Hans Ruesch, who wrote the novel and collaborated on the screenplay, had been a race driver himself, never achieving much, but even HE must have winced at "I spit in your crankcase." Skip over the Douglas-Darvi scenes and go right to the footage -- magnificent!
Starman (1984)
An amazing piece of acting
It's a great, timeless plot -- Odysseus desperately trying to get home to Ithaca -- with a lot of modern feel-good and comedy, but, for me, Jeff Bridges' portrayal of an alien trying to communicate through an unfamiliar body and language is simply and utterly believable... and Magical. That's a tough act to bring off, as so sadly manifested in countless portrayals of movie aliens from the '50s to the present day.

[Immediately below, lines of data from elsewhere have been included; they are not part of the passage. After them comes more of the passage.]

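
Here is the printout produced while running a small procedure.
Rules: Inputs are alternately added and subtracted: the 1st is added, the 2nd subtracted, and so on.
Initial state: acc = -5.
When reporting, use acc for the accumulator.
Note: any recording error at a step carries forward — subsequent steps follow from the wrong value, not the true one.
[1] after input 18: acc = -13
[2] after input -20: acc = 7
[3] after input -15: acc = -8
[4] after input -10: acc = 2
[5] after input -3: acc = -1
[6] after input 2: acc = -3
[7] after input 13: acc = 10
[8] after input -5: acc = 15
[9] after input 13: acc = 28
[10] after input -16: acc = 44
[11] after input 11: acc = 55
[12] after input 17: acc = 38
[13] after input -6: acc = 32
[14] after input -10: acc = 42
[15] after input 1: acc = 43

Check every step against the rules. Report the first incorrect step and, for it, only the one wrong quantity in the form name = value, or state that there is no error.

step 1, acc = 13

Recomputing the run from the initial state:
step 1: acc = 13
step 2: acc = 33
step 3: acc = 18
step 4: acc = 28
step 5: acc = 25
step 6: acc = 23
step 7: acc = 36
step 8: acc = 41
step 9: acc = 54
step 10: acc = 70
step 11: acc = 81
step 12: acc = 64
step 13: acc = 58
step 14: acc = 68
step 15: acc = 69
The first disagreement with the printout is at step 1, where the value should be acc = 13.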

In my extremely humble opinion, it is Jeff Bridges' best performance, period. Karen Allen is her winsome self, first terrified, then confused, and finally resolved in love to the unique human form Bridges' alien has chosen to assume. Charlie Martin Smith, one of the most under-appreciated actors of his generation, is perfectly cast. Cameron's direction -- in a film you wouldn't have expected Carpenter to helm -- is some of HIS best work, and it all comes together as a hugely-satisfying and triumphal examination of what it is to be human, and how our innate humanity and love can extend even to the most unlikely and unbelievable circumstances and beings. Columbia may have ditched "E.T." and lost a pot of easy money thereby, but they got the better movie, by far. I can't recommend this film highly enough.